Opinião

A preguiça também mata a democracia

A preguiça também mata a democracia

Hugo Carvalho

Deputado do PSD

Nunca tínhamos estado confinados em períodos de campanha, nunca nos tinham dito para fechar a empresa mas ir votar no dia das eleições, nunca nos tinham preocupado tanto as horas e os dias seguintes, nunca o país tinha disputado vidas ao mesmo tempo que eleições… Desta vez, existem mesmo muitas razões para a falta de mobilização eleitoral. E se é verdade que o momento não ajuda, os candidatos e o Governo também não

Os candidatos preferem discutir se a saúde deve ser só pública ou com privados, por acordo ou por requisição, em vez de se discutir como tratar os portugueses; obrigam-se as pessoas a fechar os seus negócios, mas organizam-se grandes jantaradas de campanha, e à falta de melhor, demasiado tempo é perdido em “o teu partido isto e aquilo”, traz-se Sócrates para a conversa ou então insulta-se alguém.

O Governo, por seu lado, tinha uma tarefa: percebendo a seriedade com que adverte para tudo o resto, pensar o ato eleitoral com vista à prevenção e à redução do risco.
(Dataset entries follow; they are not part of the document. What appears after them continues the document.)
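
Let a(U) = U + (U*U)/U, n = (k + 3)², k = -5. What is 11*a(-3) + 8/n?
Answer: -64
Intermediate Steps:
n = 4 (n = (-5 + 3)² = (-2)² = 4)
a(U) = 2*U (a(U) = U + U²/U = U + U = 2*U)
11*a(-3) + 8/n = 11*(2*(-3)) + 8/4 = 11*(-6) + 8*(¼) = -66 + 2 = -64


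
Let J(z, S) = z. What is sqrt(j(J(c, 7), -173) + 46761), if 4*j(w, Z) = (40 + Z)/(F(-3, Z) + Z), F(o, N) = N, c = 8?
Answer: sqrt(22392205522)/692 ≈ 216.24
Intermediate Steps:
j(w, Z) = (40 + Z)/(8*Z) (j(w, Z) = ((40 + Z)/(Z + Z))/4 = ((40 + Z)/((2*Z)))/4 = ((40 + Z)*(1/(2*Z)))/4 = ((40 + Z)/(2*Z))/4 = (40 + Z)/(8*Z))
sqrt(j(J(c, 7), -173) + 46761) = sqrt((1/8)*(40 - 173)/(-173) + 46761) = sqrt((1/8)*(-1/173)*(-133) + 46761) = sqrt(133/1384 + 46761) = sqrt(64717357/1384) = sqrt(22392205522)/692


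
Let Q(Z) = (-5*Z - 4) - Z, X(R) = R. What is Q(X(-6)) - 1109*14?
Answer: -15494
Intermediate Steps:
Q(Z) = -4 - 6*Z (Q(Z) = (-4 - 5*Z) - Z = -4 - 6*Z)
Q(X(-6)) - 1109*14 = (-4 - 6*(-6)) - 1109*14 = (-4 + 36) - 15526 = 32 - 15526 = -15494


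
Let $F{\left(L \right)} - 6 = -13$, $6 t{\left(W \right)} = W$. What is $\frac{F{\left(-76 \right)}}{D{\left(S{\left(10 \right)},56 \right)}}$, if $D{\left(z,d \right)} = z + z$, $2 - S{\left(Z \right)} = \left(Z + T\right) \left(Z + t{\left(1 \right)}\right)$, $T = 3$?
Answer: $\frac{21}{781} \approx 0.026889$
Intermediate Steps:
$t{\left(W \right)} = \frac{W}{6}$
$F{\left(L \right)} = -7$ ($F{\left(L \right)} = 6 - 13 = -7$)
$S{\left(Z \right)} = 2 - \left(3 + Z\right) \left(\frac{1}{6} + Z\right)$ ($S{\left(Z \right)} = 2 - \left(Z + 3\right) \left(Z + \frac{1}{6} \cdot 1\right) = 2 - \left(3 + Z\right) \left(Z + \frac{1}{6}\right) = 2 - \left(3 + Z\right) \left(\frac{1}{6} + Z\right)$)
$D{\left(z,d \right)} = 2 z$
$\frac{F{\left(-76 \right)}}{D{\left(S{\left(10 \right)},56 \right)}} = - \frac{7}{2 \left(\frac{3}{2} - 10^{2} - \frac{95}{3}\right)} = - \frac{7}{2 \left(\frac{3}{2} - 100 - \frac{95}{3}\right)} = - \frac{7}{2 \left(- \frac{781}{6}\right)} = - \frac{7}{- \frac{781}{3}} = \left(-7\right) \left(- \frac{3}{781}\right) = \frac{21}{781}$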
Infelizmente, essa tarefa tinha como responsável direto o Ministro da Administração Interna que não sei o que mais possa (não) fazer para o primeiro-ministro se aperceber de que já não tem condições para continuar na pasta.

Perante um voto antecipado que correu evidentemente mal, elogiou o processo e viu nas filas (que aumentaram intoleravelmente o risco epidémico) um entusiasmo semelhante ao das primeiras eleições… Inqualificável: entre contradições na informação aos eleitores, boletins de voto com candidatos inválidos, a Comissão Nacional de Eleições a dizer que havia filas falsas ou o delírio do ministro a tentar normalizar um processo eleitoral completamente amador, não se consegue perceber o que possa ter corrido bem.
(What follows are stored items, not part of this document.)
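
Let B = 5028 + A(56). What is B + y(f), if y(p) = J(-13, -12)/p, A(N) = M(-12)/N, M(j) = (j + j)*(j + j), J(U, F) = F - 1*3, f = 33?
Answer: 387913/77 ≈ 5037.8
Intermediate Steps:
J(U, F) = -3 + F (J(U, F) = F - 3 = -3 + F)
M(j) = 4*j² (M(j) = (2*j)*(2*j) = 4*j²)
A(N) = 576/N (A(N) = (4*(-12)²)/N = (4*144)/N = 576/N)
B = 35268/7 (B = 5028 + 576/56 = 5028 + 576*(1/56) = 5028 + 72/7 = 35268/7 ≈ 5038.3)
y(p) = -15/p (y(p) = (-3 - 12)/p = -15/p)
B + y(f) = 35268/7 - 15/33 = 35268/7 - 15*1/33 = 35268/7 - 5/11 = 387913/77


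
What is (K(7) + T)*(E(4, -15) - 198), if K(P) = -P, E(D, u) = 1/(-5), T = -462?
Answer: 464779/5 ≈ 92956.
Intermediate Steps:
E(D, u) = -⅕
(K(7) + T)*(E(4, -15) - 198) = (-1*7 - 462)*(-⅕ - 198) = (-7 - 462)*(-991/5) = -469*(-991/5) = 464779/5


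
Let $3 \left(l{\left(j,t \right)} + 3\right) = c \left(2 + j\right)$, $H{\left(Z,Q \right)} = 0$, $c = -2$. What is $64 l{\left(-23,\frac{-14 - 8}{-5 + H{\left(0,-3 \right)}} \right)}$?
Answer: $704$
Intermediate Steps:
$l{\left(j,t \right)} = - \frac{13}{3} - \frac{2 j}{3}$ ($l{\left(j,t \right)} = -3 + \frac{\left(-2\right) \left(2 + j\right)}{3} = -3 + \frac{-4 - 2 j}{3} = -3 - \left(\frac{4}{3} + \frac{2 j}{3}\right) = - \frac{13}{3} - \frac{2 j}{3}$)
$64 l{\left(-23,\frac{-14 - 8}{-5 + H{\left(0,-3 \right)}} \right)} = 64 \left(- \frac{13}{3} - - \frac{46}{3}\right) = 64 \left(- \frac{13}{3} + \frac{46}{3}\right) = 64 \cdot 11 = 704$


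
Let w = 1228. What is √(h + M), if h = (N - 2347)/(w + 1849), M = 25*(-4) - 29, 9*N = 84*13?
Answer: 2*I*√2763475239/9231 ≈ 11.39*I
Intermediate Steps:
N = 364/3 (N = (84*13)/9 = (⅑)*1092 = 364/3 ≈ 121.33)
M = -129 (M = -100 - 29 = -129)
h = -6677/9231 (h = (364/3 - 2347)/(1228 + 1849) = -6677/3/3077 = -6677/3*1/3077 = -6677/9231 ≈ -0.72332)
√(h + M) = √(-6677/9231 - 129) = √(-1197476/9231) = 2*I*√2763475239/9231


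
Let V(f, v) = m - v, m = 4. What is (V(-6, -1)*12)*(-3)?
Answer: -180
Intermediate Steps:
V(f, v) = 4 - v
(V(-6, -1)*12)*(-3) = ((4 - 1*(-1))*12)*(-3) = ((4 + 1)*12)*(-3) = (5*12)*(-3) = 60*(-3) = -180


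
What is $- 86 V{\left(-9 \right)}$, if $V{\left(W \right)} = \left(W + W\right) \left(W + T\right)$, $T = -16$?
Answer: $-38700$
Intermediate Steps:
$V{\left(W \right)} = 2 W \left(-16 + W\right)$ ($V{\left(W \right)} = \left(W + W\right) \left(W - 16\right) = 2 W \left(-16 + W\right)$)
$- 86 V{\left(-9 \right)} = - 86 \cdot 2 \left(-9\right) \left(-16 - 9\right) = - 86 \cdot 2 \left(-9\right) \left(-25\right) = \left(-86\right) 450 = -38700$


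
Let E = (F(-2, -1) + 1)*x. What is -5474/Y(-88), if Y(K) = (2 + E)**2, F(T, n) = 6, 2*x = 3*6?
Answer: -5474/4225 ≈ -1.2956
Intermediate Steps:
x = 9 (x = (3*6)/2 = (1/2)*18 = 9)
E = 63 (E = (6 + 1)*9 = 7*9 = 63)
Y(K) = 4225 (Y(K) = (2 + 63)**2 = 65**2 = 4225)
-5474/Y(-88) = -5474/4225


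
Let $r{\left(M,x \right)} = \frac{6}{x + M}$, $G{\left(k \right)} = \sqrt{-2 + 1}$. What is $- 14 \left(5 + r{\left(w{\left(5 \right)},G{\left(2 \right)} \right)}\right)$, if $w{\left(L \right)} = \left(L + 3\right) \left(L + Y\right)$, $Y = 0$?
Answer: $- \frac{115430}{1601} + \frac{84 i}{1601} \approx -72.099 + 0.052467 i$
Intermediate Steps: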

Existe, ainda assim, uma exceção: a parte digital. O processo de inscrição para o voto antecipado corre sem problemas, é simples, é seguro, não tem partido, e trata da mesma forma qualquer eleitor. Deve portanto colocar-se a questão: porque não se digitaliza mais o processo eleitoral? Não mudar nada, nem sequer em pandemia, ou aprendendo com esta experiência, é apenas preguiçoso!

O voto eletrónico é (como tudo o que é eletrónico) suscetível a falhas de segurança e ataques cibernéticos. Mas ao contrário de quase tudo o que é eletrónico, uma democracia não tem margem para quebras de confiança: tudo em qualquer eleição tem de poder ser auditado pelos eleitores, garantindo que não existem interferências em nenhum resultado.

Ora isso não significa que não se aproveite para complementar o processo eleitoral com o desenvolvimento tecnológico, alargando e facilitando a participação. Não há qualquer razão para que o nosso caderno eleitoral não seja digital e possa permitir que qualquer português vote em qualquer local do país (e durante um período maior, de vários dias, por exemplo), para permitir que todos possamos ter mais dados sobre o enorme problema que é a abstenção, ou para permitir ganhos de eficiência no ato de votação e na própria contagem dos votos, garantindo sempre o voto em papel para que nunca se questionem os resultados. No domingo passado votaram 110 mil pessoas. Votaram a meio da campanha, e não precisaram de dia de reflexão para o fazer - algo que só por si nos deve fazer refletir sobre todos os institutos obsoletos que ainda temos no sistema.

Há muito para mudar no processo eleitoral, e se a pandemia não nos mostra isso, não sei o que poderá mostrar. Importante, para hoje, é agradecer a todos os portugueses que aguentaram horas a fio para poderem cumprir o seu dever, alertar todos os que não conseguiram de que estão automaticamente inscritos para votar no próximo domingo e apelar ao Governo que garanta as condições adequadas para este processo se realizar. Há muitos que “sabem” quem vai ganhar, mas o seu vencedor não ganha sem si.